I know it is not a canon, but still I find it interesting, especially for the dslr vs mirrorless topic.

Press release from sony

http://www.dpreview.com/news/2012/01/30/Sony_DSC-TX200V_DSC-WX70_DSC-WX50

"_Lightning-fast AF speed of approximately 0.13 second in daylight, 0.25 seconds in low-light (speeds may vary based on shooting conditions)_"

"_In its description of the TX200V's fast AF, Sony suggests that the camera compares out-of-focus images to determine which direction to move the lens to achieve focus, avoiding the camera scanning for focus in the wrong direction. This sounds a lot like phase-detection to us but we're still chasing for more information._"

It uses btw "_Sony's latest 18MP *back-lit* CMOS sensor_"

any thoughts?

thanks


----------



## Mt Spokane Photography (Jan 30, 2012)

It certainly sounds like a big improvement. Camera makers are starting to pay attention to the slow AF in their point and shoot bodies, so I hope it spreads to all models.

Unfortunately, Sony (and others as well) push the positive aspects, and then, later, we find out the take-aways that go with it. It will be interesting to see a review of a production body, not that I'd buy one, but to see how it actually works, and what the downsides might be.


----------



## EYEONE (Jan 30, 2012)

Of course P&S cameras have larger depths of field and smaller lens elements so focusing is much easier.

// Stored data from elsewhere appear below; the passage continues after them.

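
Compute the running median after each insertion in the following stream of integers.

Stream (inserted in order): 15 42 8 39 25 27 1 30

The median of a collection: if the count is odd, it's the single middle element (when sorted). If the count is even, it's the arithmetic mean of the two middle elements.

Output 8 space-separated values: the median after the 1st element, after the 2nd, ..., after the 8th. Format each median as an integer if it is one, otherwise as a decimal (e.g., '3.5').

Step 1: insert 15 -> lo=[15] (size 1, max 15) hi=[] (size 0) -> median=15
Step 2: insert 42 -> lo=[15] (size 1, max 15) hi=[42] (size 1, min 42) -> median=28.5
Step 3: insert 8 -> lo=[8, 15] (size 2, max 15) hi=[42] (size 1, min 42) -> median=15
Step 4: insert 39 -> lo=[8, 15] (size 2, max 15) hi=[39, 42] (size 2, min 39) -> median=27
Step 5: insert 25 -> lo=[8, 15, 25] (size 3, max 25) hi=[39, 42] (size 2, min 39) -> median=25
Step 6: insert 27 -> lo=[8, 15, 25] (size 3, max 25) hi=[27, 39, 42] (size 3, min 27) -> median=26
Step 7: insert 1 -> lo=[1, 8, 15, 25] (size 4, max 25) hi=[27, 39, 42] (size 3, min 27) -> median=25
Step 8: insert 30 -> lo=[1, 8, 15, 25] (size 4, max 25) hi=[27, 30, 39, 42] (size 4, min 27) -> median=26

Answer: 15 28.5 15 27 25 26 25 26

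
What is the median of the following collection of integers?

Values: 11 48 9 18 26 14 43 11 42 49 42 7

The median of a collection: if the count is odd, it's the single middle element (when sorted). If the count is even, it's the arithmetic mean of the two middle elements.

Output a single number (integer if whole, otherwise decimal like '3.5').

Answer: 22

Derivation:
Step 1: insert 11 -> lo=[11] (size 1, max 11) hi=[] (size 0) -> median=11
Step 2: insert 48 -> lo=[11] (size 1, max 11) hi=[48] (size 1, min 48) -> median=29.5
Step 3: insert 9 -> lo=[9, 11] (size 2, max 11) hi=[48] (size 1, min 48) -> median=11
Step 4: insert 18 -> lo=[9, 11] (size 2, max 11) hi=[18, 48] (size 2, min 18) -> median=14.5
Step 5: insert 26 -> lo=[9, 11, 18] (size 3, max 18) hi=[26, 48] (size 2, min 26) -> median=18
Step 6: insert 14 -> lo=[9, 11, 14] (size 3, max 14) hi=[18, 26, 48] (size 3, min 18) -> median=16
Step 7: insert 43 -> lo=[9, 11, 14, 18] (size 4, max 18) hi=[26, 43, 48] (size 3, min 26) -> median=18
Step 8: insert 11 -> lo=[9, 11, 11, 14] (size 4, max 14) hi=[18, 26, 43, 48] (size 4, min 18) -> median=16
Step 9: insert 42 -> lo=[9, 11, 11, 14, 18] (size 5, max 18) hi=[26, 42, 43, 48] (size 4, min 26) -> median=18
Step 10: insert 49 -> lo=[9, 11, 11, 14, 18] (size 5, max 18) hi=[26, 42, 43, 48, 49] (size 5, min 26) -> median=22
Step 11: insert 42 -> lo=[9, 11, 11, 14, 18, 26] (size 6, max 26) hi=[42, 42, 43, 48, 49] (size 5, min 42) -> median=26
Step 12: insert 7 -> lo=[7, 9, 11, 11, 14, 18] (size 6, max 18) hi=[26, 42, 42, 43, 48, 49] (size 6, min 26) -> median=22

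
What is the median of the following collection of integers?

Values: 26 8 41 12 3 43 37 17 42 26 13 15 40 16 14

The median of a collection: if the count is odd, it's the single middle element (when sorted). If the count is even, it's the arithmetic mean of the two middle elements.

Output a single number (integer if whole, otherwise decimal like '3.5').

Step 1: insert 26 -> lo=[26] (size 1, max 26) hi=[] (size 0) -> median=26
Step 2: insert 8 -> lo=[8] (size 1, max 8) hi=[26] (size 1, min 26) -> median=17
Step 3: insert 41 -> lo=[8, 26] (size 2, max 26) hi=[41] (size 1, min 41) -> median=26
Step 4: insert 12 -> lo=[8, 12] (size 2, max 12) hi=[26, 41] (size 2, min 26) -> median=19
Step 5: insert 3 -> lo=[3, 8, 12] (size 3, max 12) hi=[26, 41] (size 2, min 26) -> median=12
Step 6: insert 43 -> lo=[3, 8, 12] (size 3, max 12) hi=[26, 41, 43] (size 3, min 26) -> median=19
Step 7: insert 37 -> lo=[3, 8, 12, 26] (size 4, max 26) hi=[37, 41, 43] (size 3, min 37) -> median=26
Step 8: insert 17 -> lo=[3, 8, 12, 17] (size 4, max 17) hi=[26, 37, 41, 43] (size 4, min 26) -> median=21.5
Step 9: insert 42 -> lo=[3, 8, 12, 17, 26] (size 5, max 26) hi=[37, 41, 42, 43] (size 4, min 37) -> median=26
Step 10: insert 26 -> lo=[3, 8, 12, 17, 26] (size 5, max 26) hi=[26, 37, 41, 42, 43] (size 5, min 26) -> median=26
Step 11: insert 13 -> lo=[3, 8, 12, 13, 17, 26] (size 6, max 26) hi=[26, 37, 41, 42, 43] (size 5, min 26) -> median=26
Step 12: insert 15 -> lo=[3, 8, 12, 13, 15, 17] (size 6, max 17) hi=[26, 26, 37, 41, 42, 43] (size 6, min 26) -> median=21.5
Step 13: insert 40 -> lo=[3, 8, 12, 13, 15, 17, 26] (size 7, max 26) hi=[26, 37, 40, 41, 42, 43] (size 6, min 26) -> median=26
Step 14: insert 16 -> lo=[3, 8, 12, 13, 15, 16, 17] (size 7, max 17) hi=[26, 26, 37, 40, 41, 42, 43] (size 7, min 26) -> median=21.5
Step 15: insert 14 -> lo=[3, 8, 12, 13, 14, 15, 16, 17] (size 8, max 17) hi=[26, 26, 37, 40, 41, 42, 43] (size 7, min 26) -> median=17

Answer: 17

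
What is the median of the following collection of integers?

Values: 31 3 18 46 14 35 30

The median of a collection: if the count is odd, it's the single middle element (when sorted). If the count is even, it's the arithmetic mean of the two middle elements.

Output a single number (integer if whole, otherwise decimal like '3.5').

Answer: 30

Derivation:
Step 1: insert 31 -> lo=[31] (size 1, max 31) hi=[] (size 0) -> median=31
Step 2: insert 3 -> lo=[3] (size 1, max 3) hi=[31] (size 1, min 31) -> median=17
Step 3: insert 18 -> lo=[3, 18] (size 2, max 18) hi=[31] (size 1, min 31) -> median=18
Step 4: insert 46 -> lo=[3, 18] (size 2, max 18) hi=[31, 46] (size 2, min 31) -> median=24.5
Step 5: insert 14 -> lo=[3, 14, 18] (size 3, max 18) hi=[31, 46] (size 2, min 31) -> median=18
Step 6: insert 35 -> lo=[3, 14, 18] (size 3, max 18) hi=[31, 35, 46] (size 3, min 31) -> median=24.5
Step 7: insert 30 -> lo=[3, 14, 18, 30] (size 4, max 30) hi=[31, 35, 46] (size 3, min 31) -> median=30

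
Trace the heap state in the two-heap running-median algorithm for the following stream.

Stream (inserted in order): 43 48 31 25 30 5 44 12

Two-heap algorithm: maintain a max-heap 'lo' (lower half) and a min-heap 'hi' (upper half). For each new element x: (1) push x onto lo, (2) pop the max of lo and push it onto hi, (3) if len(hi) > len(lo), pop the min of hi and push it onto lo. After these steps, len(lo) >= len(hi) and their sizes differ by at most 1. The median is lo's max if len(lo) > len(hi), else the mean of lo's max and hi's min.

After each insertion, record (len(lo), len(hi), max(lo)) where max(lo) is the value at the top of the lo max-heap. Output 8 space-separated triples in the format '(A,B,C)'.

Answer: (1,0,43) (1,1,43) (2,1,43) (2,2,31) (3,2,31) (3,3,30) (4,3,31) (4,4,30)

Derivation:
Step 1: insert 43 -> lo=[43] hi=[] -> (len(lo)=1, len(hi)=0, max(lo)=43)
Step 2: insert 48 -> lo=[43] hi=[48] -> (len(lo)=1, len(hi)=1, max(lo)=43)
Step 3: insert 31 -> lo=[31, 43] hi=[48] -> (len(lo)=2, len(hi)=1, max(lo)=43)
Step 4: insert 25 -> lo=[25, 31] hi=[43, 48] -> (len(lo)=2, len(hi)=2, max(lo)=31)
Step 5: insert 30 -> lo=[25, 30, 31] hi=[43, 48] -> (len(lo)=3, len(hi)=2, max(lo)=31)
Step 6: insert 5 -> lo=[5, 25, 30] hi=[31, 43, 48] -> (len(lo)=3, len(hi)=3, max(lo)=30)
Step 7: insert 44 -> lo=[5, 25, 30, 31] hi=[43, 44, 48] -> (len(lo)=4, len(hi)=3, max(lo)=31)
Step 8: insert 12 -> lo=[5, 12, 25, 30] hi=[31, 43, 44, 48] -> (len(lo)=4, len(hi)=4, max(lo)=30)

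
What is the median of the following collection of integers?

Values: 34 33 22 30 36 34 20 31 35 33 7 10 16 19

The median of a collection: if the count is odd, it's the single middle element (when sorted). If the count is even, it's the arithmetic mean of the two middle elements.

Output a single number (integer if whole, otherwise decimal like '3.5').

Step 1: insert 34 -> lo=[34] (size 1, max 34) hi=[] (size 0) -> median=34
Step 2: insert 33 -> lo=[33] (size 1, max 33) hi=[34] (size 1, min 34) -> median=33.5
Step 3: insert 22 -> lo=[22, 33] (size 2, max 33) hi=[34] (size 1, min 34) -> median=33
Step 4: insert 30 -> lo=[22, 30] (size 2, max 30) hi=[33, 34] (size 2, min 33) -> median=31.5
Step 5: insert 36 -> lo=[22, 30, 33] (size 3, max 33) hi=[34, 36] (size 2, min 34) -> median=33
Step 6: insert 34 -> lo=[22, 30, 33] (size 3, max 33) hi=[34, 34, 36] (size 3, min 34) -> median=33.5
Step 7: insert 20 -> lo=[20, 22, 30, 33] (size 4, max 33) hi=[34, 34, 36] (size 3, min 34) -> median=33
Step 8: insert 31 -> lo=[20, 22, 30, 31] (size 4, max 31) hi=[33, 34, 34, 36] (size 4, min 33) -> median=32
Step 9: insert 35 -> lo=[20, 22, 30, 31, 33] (size 5, max 33) hi=[34, 34, 35, 36] (size 4, min 34) -> median=33
Step 10: insert 33 -> lo=[20, 22, 30, 31, 33] (size 5, max 33) hi=[33, 34, 34, 35, 36] (size 5, min 33) -> median=33
Step 11: insert 7 -> lo=[7, 20, 22, 30, 31, 33] (size 6, max 33) hi=[33, 34, 34, 35, 36] (size 5, min 33) -> median=33
Step 12: insert 10 -> lo=[7, 10, 20, 22, 30, 31] (size 6, max 31) hi=[33, 33, 34, 34, 35, 36] (size 6, min 33) -> median=32
Step 13: insert 16 -> lo=[7, 10, 16, 20, 22, 30, 31] (size 7, max 31) hi=[33, 33, 34, 34, 35, 36] (size 6, min 33) -> median=31
Step 14: insert 19 -> lo=[7, 10, 16, 19, 20, 22, 30] (size 7, max 30) hi=[31, 33, 33, 34, 34, 35, 36] (size 7, min 31) -> median=30.5

Answer: 30.5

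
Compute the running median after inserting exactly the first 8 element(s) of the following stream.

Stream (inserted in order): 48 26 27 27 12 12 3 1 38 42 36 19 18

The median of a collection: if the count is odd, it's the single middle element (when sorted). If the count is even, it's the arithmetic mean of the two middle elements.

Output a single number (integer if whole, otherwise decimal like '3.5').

Answer: 19

Derivation:
Step 1: insert 48 -> lo=[48] (size 1, max 48) hi=[] (size 0) -> median=48
Step 2: insert 26 -> lo=[26] (size 1, max 26) hi=[48] (size 1, min 48) -> median=37
Step 3: insert 27 -> lo=[26, 27] (size 2, max 27) hi=[48] (size 1, min 48) -> median=27
Step 4: insert 27 -> lo=[26, 27] (size 2, max 27) hi=[27, 48] (size 2, min 27) -> median=27
Step 5: insert 12 -> lo=[12, 26, 27] (size 3, max 27) hi=[27, 48] (size 2, min 27) -> median=27
Step 6: insert 12 -> lo=[12, 12, 26] (size 3, max 26) hi=[27, 27, 48] (size 3, min 27) -> median=26.5
Step 7: insert 3 -> lo=[3, 12, 12, 26] (size 4, max 26) hi=[27, 27, 48] (size 3, min 27) -> median=26
Step 8: insert 1 -> lo=[1, 3, 12, 12] (size 4, max 12) hi=[26, 27, 27, 48] (size 4, min 26) -> median=19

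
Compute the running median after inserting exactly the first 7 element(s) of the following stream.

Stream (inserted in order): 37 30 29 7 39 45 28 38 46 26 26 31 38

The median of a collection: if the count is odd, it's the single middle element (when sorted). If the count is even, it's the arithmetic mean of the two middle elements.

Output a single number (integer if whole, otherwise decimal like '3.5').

Step 1: insert 37 -> lo=[37] (size 1, max 37) hi=[] (size 0) -> median=37
Step 2: insert 30 -> lo=[30] (size 1, max 30) hi=[37] (size 1, min 37) -> median=33.5
Step 3: insert 29 -> lo=[29, 30] (size 2, max 30) hi=[37] (size 1, min 37) -> median=30
Step 4: insert 7 -> lo=[7, 29] (size 2, max 29) hi=[30, 37] (size 2, min 30) -> median=29.5
Step 5: insert 39 -> lo=[7, 29, 30] (size 3, max 30) hi=[37, 39] (size 2, min 37) -> median=30
Step 6: insert 45 -> lo=[7, 29, 30] (size 3, max 30) hi=[37, 39, 45] (size 3, min 37) -> median=33.5
Step 7: insert 28 -> lo=[7, 28, 29, 30] (size 4, max 30) hi=[37, 39, 45] (size 3, min 37) -> median=30

Answer: 30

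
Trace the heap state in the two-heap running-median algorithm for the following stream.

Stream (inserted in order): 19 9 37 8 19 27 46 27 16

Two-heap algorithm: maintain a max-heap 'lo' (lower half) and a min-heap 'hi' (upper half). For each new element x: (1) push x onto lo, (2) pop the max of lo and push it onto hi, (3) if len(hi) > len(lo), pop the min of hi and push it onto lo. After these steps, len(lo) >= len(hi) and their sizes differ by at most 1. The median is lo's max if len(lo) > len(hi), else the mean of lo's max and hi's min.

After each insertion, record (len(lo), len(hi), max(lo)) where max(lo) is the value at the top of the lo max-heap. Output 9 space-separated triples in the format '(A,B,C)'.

Answer: (1,0,19) (1,1,9) (2,1,19) (2,2,9) (3,2,19) (3,3,19) (4,3,19) (4,4,19) (5,4,19)

Derivation:
Step 1: insert 19 -> lo=[19] hi=[] -> (len(lo)=1, len(hi)=0, max(lo)=19)
Step 2: insert 9 -> lo=[9] hi=[19] -> (len(lo)=1, len(hi)=1, max(lo)=9)
Step 3: insert 37 -> lo=[9, 19] hi=[37] -> (len(lo)=2, len(hi)=1, max(lo)=19)
Step 4: insert 8 -> lo=[8, 9] hi=[19, 37] -> (len(lo)=2, len(hi)=2, max(lo)=9)
Step 5: insert 19 -> lo=[8, 9, 19] hi=[19, 37] -> (len(lo)=3, len(hi)=2, max(lo)=19)
Step 6: insert 27 -> lo=[8, 9, 19] hi=[19, 27, 37] -> (len(lo)=3, len(hi)=3, max(lo)=19)
Step 7: insert 46 -> lo=[8, 9, 19, 19] hi=[27, 37, 46] -> (len(lo)=4, len(hi)=3, max(lo)=19)
Step 8: insert 27 -> lo=[8, 9, 19, 19] hi=[27, 27, 37, 46] -> (len(lo)=4, len(hi)=4, max(lo)=19)
Step 9: insert 16 -> lo=[8, 9, 16, 19, 19] hi=[27, 27, 37, 46] -> (len(lo)=5, len(hi)=4, max(lo)=19)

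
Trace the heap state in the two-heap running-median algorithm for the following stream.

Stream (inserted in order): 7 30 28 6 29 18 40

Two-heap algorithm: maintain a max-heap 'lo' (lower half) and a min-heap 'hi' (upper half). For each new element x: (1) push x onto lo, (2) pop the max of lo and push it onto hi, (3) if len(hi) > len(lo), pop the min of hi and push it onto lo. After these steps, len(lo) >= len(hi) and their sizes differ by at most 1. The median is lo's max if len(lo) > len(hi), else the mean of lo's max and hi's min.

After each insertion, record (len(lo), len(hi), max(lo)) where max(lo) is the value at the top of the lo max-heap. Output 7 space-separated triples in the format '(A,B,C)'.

Step 1: insert 7 -> lo=[7] hi=[] -> (len(lo)=1, len(hi)=0, max(lo)=7)
Step 2: insert 30 -> lo=[7] hi=[30] -> (len(lo)=1, len(hi)=1, max(lo)=7)
Step 3: insert 28 -> lo=[7, 28] hi=[30] -> (len(lo)=2, len(hi)=1, max(lo)=28)
Step 4: insert 6 -> lo=[6, 7] hi=[28, 30] -> (len(lo)=2, len(hi)=2, max(lo)=7)
Step 5: insert 29 -> lo=[6, 7, 28] hi=[29, 30] -> (len(lo)=3, len(hi)=2, max(lo)=28)
Step 6: insert 18 -> lo=[6, 7, 18] hi=[28, 29, 30] -> (len(lo)=3, len(hi)=3, max(lo)=18)
Step 7: insert 40 -> lo=[6, 7, 18, 28] hi=[29, 30, 40] -> (len(lo)=4, len(hi)=3, max(lo)=28)

Answer: (1,0,7) (1,1,7) (2,1,28) (2,2,7) (3,2,28) (3,3,18) (4,3,28)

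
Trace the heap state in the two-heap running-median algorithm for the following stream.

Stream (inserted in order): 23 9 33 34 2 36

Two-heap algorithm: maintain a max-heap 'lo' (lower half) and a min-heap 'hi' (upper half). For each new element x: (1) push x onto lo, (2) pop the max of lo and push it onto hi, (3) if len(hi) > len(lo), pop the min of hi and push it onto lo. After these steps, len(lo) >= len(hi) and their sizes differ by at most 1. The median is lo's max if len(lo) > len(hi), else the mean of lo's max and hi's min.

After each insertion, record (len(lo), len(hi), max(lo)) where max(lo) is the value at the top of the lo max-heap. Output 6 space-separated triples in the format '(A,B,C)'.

Step 1: insert 23 -> lo=[23] hi=[] -> (len(lo)=1, len(hi)=0, max(lo)=23)
Step 2: insert 9 -> lo=[9] hi=[23] -> (len(lo)=1, len(hi)=1, max(lo)=9)
Step 3: insert 33 -> lo=[9, 23] hi=[33] -> (len(lo)=2, len(hi)=1, max(lo)=23)
Step 4: insert 34 -> lo=[9, 23] hi=[33, 34] -> (len(lo)=2, len(hi)=2, max(lo)=23)
Step 5: insert 2 -> lo=[2, 9, 23] hi=[33, 34] -> (len(lo)=3, len(hi)=2, max(lo)=23)
Step 6: insert 36 -> lo=[2, 9, 23] hi=[33, 34, 36] -> (len(lo)=3, len(hi)=3, max(lo)=23)

Answer: (1,0,23) (1,1,9) (2,1,23) (2,2,23) (3,2,23) (3,3,23)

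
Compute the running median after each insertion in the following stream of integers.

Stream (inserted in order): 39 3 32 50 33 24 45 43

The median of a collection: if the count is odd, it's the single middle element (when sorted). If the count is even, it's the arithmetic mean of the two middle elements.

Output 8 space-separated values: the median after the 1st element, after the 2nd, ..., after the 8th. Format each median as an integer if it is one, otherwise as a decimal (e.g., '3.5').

Step 1: insert 39 -> lo=[39] (size 1, max 39) hi=[] (size 0) -> median=39
Step 2: insert 3 -> lo=[3] (size 1, max 3) hi=[39] (size 1, min 39) -> median=21
Step 3: insert 32 -> lo=[3, 32] (size 2, max 32) hi=[39] (size 1, min 39) -> median=32
Step 4: insert 50 -> lo=[3, 32] (size 2, max 32) hi=[39, 50] (size 2, min 39) -> median=35.5
Step 5: insert 33 -> lo=[3, 32, 33] (size 3, max 33) hi=[39, 50] (size 2, min 39) -> median=33
Step 6: insert 24 -> lo=[3, 24, 32] (size 3, max 32) hi=[33, 39, 50] (size 3, min 33) -> median=32.5
Step 7: insert 45 -> lo=[3, 24, 32, 33] (size 4, max 33) hi=[39, 45, 50] (size 3, min 39) -> median=33
Step 8: insert 43 -> lo=[3, 24, 32, 33] (size 4, max 33) hi=[39, 43, 45, 50] (size 4, min 39) -> median=36

Answer: 39 21 32 35.5 33 32.5 33 36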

But, either way contrast based AF is catching up to phase-detection very quickly. And phase-detection seems about as fast as it can be. I know Sony was working on phase detection built into the sensor but I'm not sure this is even necessary at this point.


----------



## Mappy (Jan 30, 2012)

press_release_from_sony said:


> This sounds a lot like phase-detection to us


It sounds like the system just takes a picture, measures the amount of blur, then starts zooming in one direction and takes another picture. Now it compares the blurriness of the two pictures and decides to continue focusing in that direction, or to focus in the other direction without hitting the front or back focus stop.
Comparing the blur on images can also give you an idea about how much further you have to go to focus, so you could speed the focus motor up and in the meantime keep adjusting your target by taking new pictures to compare. 
Sounds mostly like a faster processor to do more math so focusing can be done faster.


----------



## tt (Feb 5, 2012)

http://www.guardian.co.uk/global/2012/jan/15/digital-auto-focus-defocus-technology

Reminds me of this - not sure if it's phase detection so much of how blurry is the blurry thing


----------



## qurgin (Aug 18, 2012)

impressive. quote from the press release:

The advanced Sony TX200V digital camera offers extreme *fast AutoFocus speeds of approximately 0.13 seconds* in daytime and 0.25 seconds in low-light situations (speeds may vary based on shooting conditions), helping to ensure you never miss the moment. The new Sony CyberShot DSC-TX200 camera features a new "Extra High Sensitivity" technology, which minimizes unwanted noise in low-light shooting conditions. The Sony DSC-TX200V digital camera also offers image stabilization during video and still shooting. Using technology borrowed from the Sony Handycam line-up, the "Optical Steady Shot Active Mode" drastically reduces blurring caused by camera shake while on the move. The Sony TX200V can shoot video in Full HD 1080p resolution at 60fps. For consumers who want to get closer to their subjects without losing quality, the Sony DSC-TX200V offers "Clear Image Zoom" technology, which boosts optical zoom to 2x virtual capability (becoming 10x virtual zoom) at Full camera resolution


----------